We know through men like Darwin and our own studies that the natural world evolves. It changes in order to survive. Those species that can’t evolve (or are mercilessly hunted before they have a change to evolve) simply die out. They get no second chances or even one last breath; they die and do so for all of this natural world’s existence. So we can assume that humans too are evolving; after all we were once apes (I will not argue evolution, ever.)
One of the biggest myths out there is that we use only ten percent of our brain; actually we use pretty much all of it, just not at one time. But we can still make an argument, even with this knowledge, that using more of our brain at one time than is evolutionary normal would have certain characteristics emerge.
For instance, let’s take the argument that old souls like to be alone, but are not incapable of socializing. What if it isn’t that these minds are old, but rather simply have so much going on in their brains they need the peace and quiet. I do. If you could listen into my brain for one minute you would need a break too. If you knew all the desperate desires, the unholy need for knowledge, the incredible sense that those voices heard everyday may give me a clue when others can’t, you would want to be in bed with the covers over your head as well. So am I mentally ill or an old soul? or could it be a simple fact that on the evolutionary scale my brain is a step closer to total perfection?
What about the argument that old souls don’t fit in? I truly hate to ruin anyone’s day but I haven’t fit in since the day I was born. I didn’t fit into school, I didn’t fit into normal relationships and quite frankly I often wonder how a mother could possibly be so different from her own children. I just don’t work with the normal world; I could give you stories of bosses that were literally shaking their head trying to figure me out. I have lost more jobs because I didn’t quite fit then any person should; and they are always wrapped in a neat package that has allowed me to never have been fired. Is this an old soul? Is this because of my mental illness? Or am I a stand out because I have evolved?

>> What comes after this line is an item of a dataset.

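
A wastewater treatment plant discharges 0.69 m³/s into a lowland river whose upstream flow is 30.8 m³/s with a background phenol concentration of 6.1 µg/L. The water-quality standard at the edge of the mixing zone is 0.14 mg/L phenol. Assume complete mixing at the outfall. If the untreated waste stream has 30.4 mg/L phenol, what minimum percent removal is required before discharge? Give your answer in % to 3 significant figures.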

Understanding old souls is a fascinating quest. Do they exist? Do they truly have some of the same characteristics of a mentally ill person? And is a mentally ill person simply someone who is higher on the chain than others? At what point do we get to state that mentally ill humans are not characteristically bad? At what point do we get to figure out that those of us with these diseased minds actually aren’t the problem, we simply don’t fit? At what point do we as humans look at each other not with fear but with the endless possibilities to questions long answered? At what point can I come out from behind this blog, show my face, and find the answers that have plagued me my whole life?
I keep pictures of my Grandfathers close. I wish they had had the opportunity to stand together so I could have gotten a picture of the two of them to hold close. Instead I have memories of two men, vastly different, but who were one of the extremely few who saw me not as a person to fit a mold but one who could be the mold. Only one of them lived long enough to find out I was ill, and his behavior to me never changed. I was me. Not an old soul, not mentally ill, and not evolved. I was simply more in their eyes and for that I will fall to my knees each and every time. Because they saved me long before I knew why that was so important.